Deterministic Trajectory Optimization through Probabilistic Optimal Control
Mohammad Mahmoudi Filabadi, Tom Lefebvre, Guillaume Crevecoeur
TL;DR
The paper reframes deterministic trajectory optimization as a probabilistic inference problem under the risk-sensitive objective, enabling EM-based fixed-point iterations that yield probabilistic policies converging to the deterministic optimum. It introduces two derivative-free algorithms, SP-PDP and SP-BSC, that rely on sigma-point uncertainty propagation and Fourier-Hermite expansions to evaluate and update policies without gradients. Through backward-forward (SP-PDP) and forward-backward (SP-BSC) schemes, the methods balance exploration and exploitation, improving stability and convergence on nonlinear, high-dimensional systems. The approach demonstrates favorable performance on pendulum, cart-pole, and 6-DoF planning tasks, with automatic regularization via the prior policy and a tunable risk parameter that governs exploration intensity, suggesting practical advantages for robust trajectory optimization.
Abstract
In this article, we discuss two algorithms tailored to discrete-time deterministic finite-horizon nonlinear optimal control problems or so-called deterministic trajectory optimization problems.
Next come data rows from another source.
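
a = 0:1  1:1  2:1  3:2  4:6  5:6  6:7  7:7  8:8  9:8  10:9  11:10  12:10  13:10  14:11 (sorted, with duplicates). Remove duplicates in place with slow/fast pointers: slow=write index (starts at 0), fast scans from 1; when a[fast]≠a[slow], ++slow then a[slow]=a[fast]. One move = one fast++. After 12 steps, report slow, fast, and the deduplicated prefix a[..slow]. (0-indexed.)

slow=6, fast=13, prefix=[1, 2, 6, 7, 8, 9, 10]

slow=0 fast=1: a[fast]=1=a[slow] dup, fast++
slow=0 fast=2: a[fast]=1=a[slow] dup, fast++
slow=0 fast=3: a[fast]=2≠a[slow]=1 write a[1]=2, slow++,fast++
slow=1 fast=4: a[fast]=6≠a[slow]=2 write a[2]=6, slow++,fast++
slow=2 fast=5: a[fast]=6=a[slow] dup, fast++
slow=2 fast=6: a[fast]=7≠a[slow]=6 write a[3]=7, slow++,fast++
slow=3 fast=7: a[fast]=7=a[slow] dup, fast++
slow=3 fast=8: a[fast]=8≠a[slow]=7 write a[4]=8, slow++,fast++
slow=4 fast=9: a[fast]=8=a[slow] dup, fast++
slow=4 fast=10: a[fast]=9≠a[slow]=8 write a[5]=9, slow++,fast++
slow=5 fast=11: a[fast]=10≠a[slow]=9 write a[6]=10, slow++,fast++
slow=6 fast=12: a[fast]=10=a[slow] dup, fast++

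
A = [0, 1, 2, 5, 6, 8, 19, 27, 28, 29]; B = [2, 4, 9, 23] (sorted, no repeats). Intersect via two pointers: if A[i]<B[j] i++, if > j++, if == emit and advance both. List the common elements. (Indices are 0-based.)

[i=0,j=0] 0<2 → i++
[i=1,j=0] 1<2 → i++
[i=2,j=0] 2==2 emit → i++,j++
[i=3,j=1] 5>4 → j++
[i=3,j=2] 5<9 → i++
[i=4,j=2] 6<9 → i++
[i=5,j=2] 8<9 → i++
[i=6,j=2] 19>9 → j++
[i=6,j=3] 19<23 → i++
[i=7,j=3] 27>23 → j++

intersection = [2]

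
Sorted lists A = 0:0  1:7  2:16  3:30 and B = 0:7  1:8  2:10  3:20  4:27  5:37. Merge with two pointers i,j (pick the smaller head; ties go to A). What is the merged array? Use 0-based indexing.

i=0 j=0: A[i]=0<=B[j]=7 take 0, i++
i=1 j=0: A[i]=7<=B[j]=7 take 7, i++
i=2 j=0: A[i]=16>B[j]=7 take 7, j++
i=2 j=1: A[i]=16>B[j]=8 take 8, j++
i=2 j=2: A[i]=16>B[j]=10 take 10, j++
i=2 j=3: A[i]=16<=B[j]=20 take 16, i++
i=3 j=3: A[i]=30>B[j]=20 take 20, j++
i=3 j=4: A[i]=30>B[j]=27 take 27, j++
i=3 j=5: A[i]=30<=B[j]=37 take 30, i++
i=4 j=5: A done, take B[j]=37, j++

[0, 7, 7, 8, 10, 16, 20, 27, 30, 37]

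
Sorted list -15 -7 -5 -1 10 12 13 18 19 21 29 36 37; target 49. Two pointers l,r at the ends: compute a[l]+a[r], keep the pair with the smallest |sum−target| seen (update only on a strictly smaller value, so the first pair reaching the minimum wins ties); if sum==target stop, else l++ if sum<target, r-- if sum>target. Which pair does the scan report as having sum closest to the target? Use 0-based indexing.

pair (12, 37) with sum 49 (|Δ|=0)

l=0 r=12: -15+37=22 d=27 *, l++
l=1 r=12: -7+37=30 d=19 *, l++
l=2 r=12: -5+37=32 d=17 *, l++
l=3 r=12: -1+37=36 d=13 *, l++
l=4 r=12: 10+37=47 d=2 *, l++
l=5 r=12: 12+37=49 d=0 *, stop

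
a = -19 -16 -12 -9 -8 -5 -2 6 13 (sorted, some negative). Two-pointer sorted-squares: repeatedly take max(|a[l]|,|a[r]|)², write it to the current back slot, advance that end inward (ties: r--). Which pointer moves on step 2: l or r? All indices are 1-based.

l

[1,9] |-19|>|13| out[9]=361 → l++
[2,9] |-16|>|13| out[8]=256 → l++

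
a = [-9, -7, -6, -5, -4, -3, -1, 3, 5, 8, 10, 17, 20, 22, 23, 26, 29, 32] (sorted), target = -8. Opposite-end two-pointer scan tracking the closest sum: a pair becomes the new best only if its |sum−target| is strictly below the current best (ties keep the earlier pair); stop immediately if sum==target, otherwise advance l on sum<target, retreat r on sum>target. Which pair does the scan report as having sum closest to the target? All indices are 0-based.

[0,17] -9+32=23 d=31 * → r--
[0,16] -9+29=20 d=28 * → r--
[0,15] -9+26=17 d=25 * → r--
[0,14] -9+23=14 d=22 * → r--
[0,13] -9+22=13 d=21 * → r--
[0,12] -9+20=11 d=19 * → r--
[0,11] -9+17=8 d=16 * → r--
[0,10] -9+10=1 d=9 * → r--
[0,9] -9+8=-1 d=7 * → r--
[0,8] -9+5=-4 d=4 * → r--
[0,7] -9+3=-6 d=2 * → r--
[0,6] -9+-1=-10 d=2 → l++
[1,6] -7+-1=-8 d=0 * → stop

pair (-7, -1) with sum -8 (|Δ|=0)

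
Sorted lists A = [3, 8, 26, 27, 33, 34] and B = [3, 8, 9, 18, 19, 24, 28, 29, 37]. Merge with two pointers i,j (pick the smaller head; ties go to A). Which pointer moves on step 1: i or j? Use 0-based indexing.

i

[i=0,j=0] A[i]=3<=B[j]=3 take 3 → i++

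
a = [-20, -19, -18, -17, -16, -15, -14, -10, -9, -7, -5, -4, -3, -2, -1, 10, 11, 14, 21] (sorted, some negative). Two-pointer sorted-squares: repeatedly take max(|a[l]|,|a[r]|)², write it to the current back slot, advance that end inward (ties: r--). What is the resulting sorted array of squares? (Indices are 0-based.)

[0,18] |-20|<=|21| out[18]=441 → r--
[0,17] |-20|>|14| out[17]=400 → l++
[1,17] |-19|>|14| out[16]=361 → l++
[2,17] |-18|>|14| out[15]=324 → l++
[3,17] |-17|>|14| out[14]=289 → l++
[4,17] |-16|>|14| out[13]=256 → l++
[5,17] |-15|>|14| out[12]=225 → l++
[6,17] |-14|<=|14| out[11]=196 → r--
[6,16] |-14|>|11| out[10]=196 → l++
[7,16] |-10|<=|11| out[9]=121 → r--
[7,15] |-10|<=|10| out[8]=100 → r--
[7,14] |-10|>|-1| out[7]=100 → l++
[8,14] |-9|>|-1| out[6]=81 → l++
[9,14] |-7|>|-1| out[5]=49 → l++
[10,14] |-5|>|-1| out[4]=25 → l++
[11,14] |-4|>|-1| out[3]=16 → l++
[12,14] |-3|>|-1| out[2]=9 → l++
[13,14] |-2|>|-1| out[1]=4 → l++
[14,14] |-1|<=|-1| out[0]=1 → r--

[1, 4, 9, 16, 25, 49, 81, 100, 100, 121, 196, 196, 225, 256, 289, 324, 361, 400, 441]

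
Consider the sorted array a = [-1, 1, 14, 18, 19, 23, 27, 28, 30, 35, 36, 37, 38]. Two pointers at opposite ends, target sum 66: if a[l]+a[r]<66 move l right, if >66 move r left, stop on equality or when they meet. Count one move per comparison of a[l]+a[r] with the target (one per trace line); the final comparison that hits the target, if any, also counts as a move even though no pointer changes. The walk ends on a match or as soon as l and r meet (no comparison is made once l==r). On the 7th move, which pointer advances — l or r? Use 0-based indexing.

l

[0,12] -1+38=37 <66 → l++
[1,12] 1+38=39 <66 → l++
[2,12] 14+38=52 <66 → l++
[3,12] 18+38=56 <66 → l++
[4,12] 19+38=57 <66 → l++
[5,12] 23+38=61 <66 → l++
[6,12] 27+38=65 <66 → l++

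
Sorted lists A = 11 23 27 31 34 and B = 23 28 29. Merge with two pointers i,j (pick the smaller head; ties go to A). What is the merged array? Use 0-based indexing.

[i=0,j=0] A[i]=11<=B[j]=23 take 11 → i++
[i=1,j=0] A[i]=23<=B[j]=23 take 23 → i++
[i=2,j=0] A[i]=27>B[j]=23 take 23 → j++
[i=2,j=1] A[i]=27<=B[j]=28 take 27 → i++
[i=3,j=1] A[i]=31>B[j]=28 take 28 → j++
[i=3,j=2] A[i]=31>B[j]=29 take 29 → j++
[i=3,j=3] B done, take A[i]=31 → i++
[i=4,j=3] B done, take A[i]=34 → i++

[11, 23, 23, 27, 28, 29, 31, 34]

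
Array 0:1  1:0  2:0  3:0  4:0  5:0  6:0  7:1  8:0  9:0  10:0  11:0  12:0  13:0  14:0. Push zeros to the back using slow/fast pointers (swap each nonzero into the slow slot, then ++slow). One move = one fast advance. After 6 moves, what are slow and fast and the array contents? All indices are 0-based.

slow=0 fast=0: a[fast]=1≠0 swap→a[0]=1, slow++,fast++
slow=1 fast=1: a[fast]=0, fast++
slow=1 fast=2: a[fast]=0, fast++
slow=1 fast=3: a[fast]=0, fast++
slow=1 fast=4: a[fast]=0, fast++
slow=1 fast=5: a[fast]=0, fast++

slow=1, fast=6, a=[1, 0, 0, 0, 0, 0, 0, 1, 0, 0, 0, 0, 0, 0, 0]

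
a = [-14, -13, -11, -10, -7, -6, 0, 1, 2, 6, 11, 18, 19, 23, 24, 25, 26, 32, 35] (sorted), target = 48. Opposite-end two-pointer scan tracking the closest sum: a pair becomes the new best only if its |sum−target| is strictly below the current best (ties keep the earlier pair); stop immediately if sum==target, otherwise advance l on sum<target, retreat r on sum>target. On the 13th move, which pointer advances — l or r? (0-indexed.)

r

[0,18] -14+35=21 d=27 * → l++
[1,18] -13+35=22 d=26 * → l++
[2,18] -11+35=24 d=24 * → l++
[3,18] -10+35=25 d=23 * → l++
[4,18] -7+35=28 d=20 * → l++
[5,18] -6+35=29 d=19 * → l++
[6,18] 0+35=35 d=13 * → l++
[7,18] 1+35=36 d=12 * → l++
[8,18] 2+35=37 d=11 * → l++
[9,18] 6+35=41 d=7 * → l++
[10,18] 11+35=46 d=2 * → l++
[11,18] 18+35=53 d=5 → r--
[11,17] 18+32=50 d=2 → r--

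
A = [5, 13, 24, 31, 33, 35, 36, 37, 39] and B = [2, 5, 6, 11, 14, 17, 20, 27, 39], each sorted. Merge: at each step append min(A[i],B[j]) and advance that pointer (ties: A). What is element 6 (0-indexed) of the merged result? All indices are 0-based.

[i=0,j=0] A[i]=5>B[j]=2 take 2 → j++
[i=0,j=1] A[i]=5<=B[j]=5 take 5 → i++
[i=1,j=1] A[i]=13>B[j]=5 take 5 → j++
[i=1,j=2] A[i]=13>B[j]=6 take 6 → j++
[i=1,j=3] A[i]=13>B[j]=11 take 11 → j++
[i=1,j=4] A[i]=13<=B[j]=14 take 13 → i++
[i=2,j=4] A[i]=24>B[j]=14 take 14 → j++
[i=2,j=5] A[i]=24>B[j]=17 take 17 → j++
[i=2,j=6] A[i]=24>B[j]=20 take 20 → j++
[i=2,j=7] A[i]=24<=B[j]=27 take 24 → i++
[i=3,j=7] A[i]=31>B[j]=27 take 27 → j++
[i=3,j=8] A[i]=31<=B[j]=39 take 31 → i++
[i=4,j=8] A[i]=33<=B[j]=39 take 33 → i++
[i=5,j=8] A[i]=35<=B[j]=39 take 35 → i++
[i=6,j=8] A[i]=36<=B[j]=39 take 36 → i++
[i=7,j=8] A[i]=37<=B[j]=39 take 37 → i++
[i=8,j=8] A[i]=39<=B[j]=39 take 39 → i++
[i=9,j=8] A done, take B[j]=39 → j++

merged[6] = 14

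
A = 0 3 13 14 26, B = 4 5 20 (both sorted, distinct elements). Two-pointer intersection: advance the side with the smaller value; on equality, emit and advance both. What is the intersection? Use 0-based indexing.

[i=0,j=0] 0<4 → i++
[i=1,j=0] 3<4 → i++
[i=2,j=0] 13>4 → j++
[i=2,j=1] 13>5 → j++
[i=2,j=2] 13<20 → i++
[i=3,j=2] 14<20 → i++
[i=4,j=2] 26>20 → j++

intersection = []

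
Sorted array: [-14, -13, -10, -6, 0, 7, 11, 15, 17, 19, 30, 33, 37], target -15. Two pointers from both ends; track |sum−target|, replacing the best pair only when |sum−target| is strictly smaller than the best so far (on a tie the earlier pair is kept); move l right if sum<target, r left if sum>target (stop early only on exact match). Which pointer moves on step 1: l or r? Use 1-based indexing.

r

[1,13] -14+37=23 d=38 * → r--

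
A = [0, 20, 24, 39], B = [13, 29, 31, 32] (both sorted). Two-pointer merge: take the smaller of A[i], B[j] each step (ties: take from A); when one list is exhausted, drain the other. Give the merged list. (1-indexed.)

[0, 13, 20, 24, 29, 31, 32, 39]

i=1 j=1: A[i]=0<=B[j]=13 take 0, i++
i=2 j=1: A[i]=20>B[j]=13 take 13, j++
i=2 j=2: A[i]=20<=B[j]=29 take 20, i++
i=3 j=2: A[i]=24<=B[j]=29 take 24, i++
i=4 j=2: A[i]=39>B[j]=29 take 29, j++
i=4 j=3: A[i]=39>B[j]=31 take 31, j++
i=4 j=4: A[i]=39>B[j]=32 take 32, j++
i=4 j=5: B done, take A[i]=39, i++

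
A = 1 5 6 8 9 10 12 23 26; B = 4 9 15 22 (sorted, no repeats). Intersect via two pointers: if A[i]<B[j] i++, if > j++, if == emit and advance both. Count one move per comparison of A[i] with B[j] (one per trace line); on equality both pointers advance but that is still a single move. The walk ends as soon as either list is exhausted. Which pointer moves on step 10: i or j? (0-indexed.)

j

[i=0,j=0] 1<4 → i++
[i=1,j=0] 5>4 → j++
[i=1,j=1] 5<9 → i++
[i=2,j=1] 6<9 → i++
[i=3,j=1] 8<9 → i++
[i=4,j=1] 9==9 emit → i++,j++
[i=5,j=2] 10<15 → i++
[i=6,j=2] 12<15 → i++
[i=7,j=2] 23>15 → j++
[i=7,j=3] 23>22 → j++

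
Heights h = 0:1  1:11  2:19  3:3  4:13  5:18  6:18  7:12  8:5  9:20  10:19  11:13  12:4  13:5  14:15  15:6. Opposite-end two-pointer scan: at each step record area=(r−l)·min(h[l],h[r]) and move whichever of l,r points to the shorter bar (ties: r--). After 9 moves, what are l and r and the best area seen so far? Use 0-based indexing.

l=3, r=9, best area=180

l=0 r=15: min(1,6)*15=15 best=15 *, l++
l=1 r=15: min(11,6)*14=84 best=84 *, r--
l=1 r=14: min(11,15)*13=143 best=143 *, l++
l=2 r=14: min(19,15)*12=180 best=180 *, r--
l=2 r=13: min(19,5)*11=55 best=180, r--
l=2 r=12: min(19,4)*10=40 best=180, r--
l=2 r=11: min(19,13)*9=117 best=180, r--
l=2 r=10: min(19,19)*8=152 best=180, r--
l=2 r=9: min(19,20)*7=133 best=180, l++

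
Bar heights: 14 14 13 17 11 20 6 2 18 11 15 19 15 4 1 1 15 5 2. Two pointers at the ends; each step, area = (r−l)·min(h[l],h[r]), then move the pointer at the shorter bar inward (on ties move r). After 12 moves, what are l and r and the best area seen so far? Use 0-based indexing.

l=5, r=11, best area=224

l=0 r=18: min(14,2)*18=36 best=36 *, r--
l=0 r=17: min(14,5)*17=85 best=85 *, r--
l=0 r=16: min(14,15)*16=224 best=224 *, l++
l=1 r=16: min(14,15)*15=210 best=224, l++
l=2 r=16: min(13,15)*14=182 best=224, l++
l=3 r=16: min(17,15)*13=195 best=224, r--
l=3 r=15: min(17,1)*12=12 best=224, r--
l=3 r=14: min(17,1)*11=11 best=224, r--
l=3 r=13: min(17,4)*10=40 best=224, r--
l=3 r=12: min(17,15)*9=135 best=224, r--
l=3 r=11: min(17,19)*8=136 best=224, l++
l=4 r=11: min(11,19)*7=77 best=224, l++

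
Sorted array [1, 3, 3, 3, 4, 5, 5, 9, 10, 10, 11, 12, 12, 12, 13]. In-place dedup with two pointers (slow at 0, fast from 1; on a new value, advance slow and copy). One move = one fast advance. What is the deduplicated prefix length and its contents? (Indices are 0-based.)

(s=0,f=1) a[fast]=3≠a[slow]=1 write a[1]=3 → slow++,fast++
(s=1,f=2) a[fast]=3=a[slow] dup → fast++
(s=1,f=3) a[fast]=3=a[slow] dup → fast++
(s=1,f=4) a[fast]=4≠a[slow]=3 write a[2]=4 → slow++,fast++
(s=2,f=5) a[fast]=5≠a[slow]=4 write a[3]=5 → slow++,fast++
(s=3,f=6) a[fast]=5=a[slow] dup → fast++
(s=3,f=7) a[fast]=9≠a[slow]=5 write a[4]=9 → slow++,fast++
(s=4,f=8) a[fast]=10≠a[slow]=9 write a[5]=10 → slow++,fast++
(s=5,f=9) a[fast]=10=a[slow] dup → fast++
(s=5,f=10) a[fast]=11≠a[slow]=10 write a[6]=11 → slow++,fast++
(s=6,f=11) a[fast]=12≠a[slow]=11 write a[7]=12 → slow++,fast++
(s=7,f=12) a[fast]=12=a[slow] dup → fast++
(s=7,f=13) a[fast]=12=a[slow] dup → fast++
(s=7,f=14) a[fast]=13≠a[slow]=12 write a[8]=13 → slow++,fast++

length 9; prefix = [1, 3, 4, 5, 9, 10, 11, 12, 13]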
Both algorithms can be derived from an emerging theoretical paradigm that we refer to as probabilistic optimal control. The paradigm reformulates stochastic optimal control as an equivalent probabilistic inference problem and can be viewed as a generalisation of the former. The merit of this perspective is that it allows to address the problem using the Expectation-Maximization algorithm. It is shown that the application of this algorithm results in a fixed point iteration of probabilistic policies that converge to the deterministic optimal policy. Two strategies for policy evaluation are discussed, using state-of-the-art uncertainty quantification methods resulting into two distinct algorithms. The algorithms are structurally closest related to the differential dynamic programming algorithm and related methods that use sigma-point methods to avoid direct gradient evaluations. The main advantage of the algorithms is an improved balance between exploration and exploitation over the iterations, leading to improved numerical stability and accelerated convergence. These properties are demonstrated on different nonlinear systems.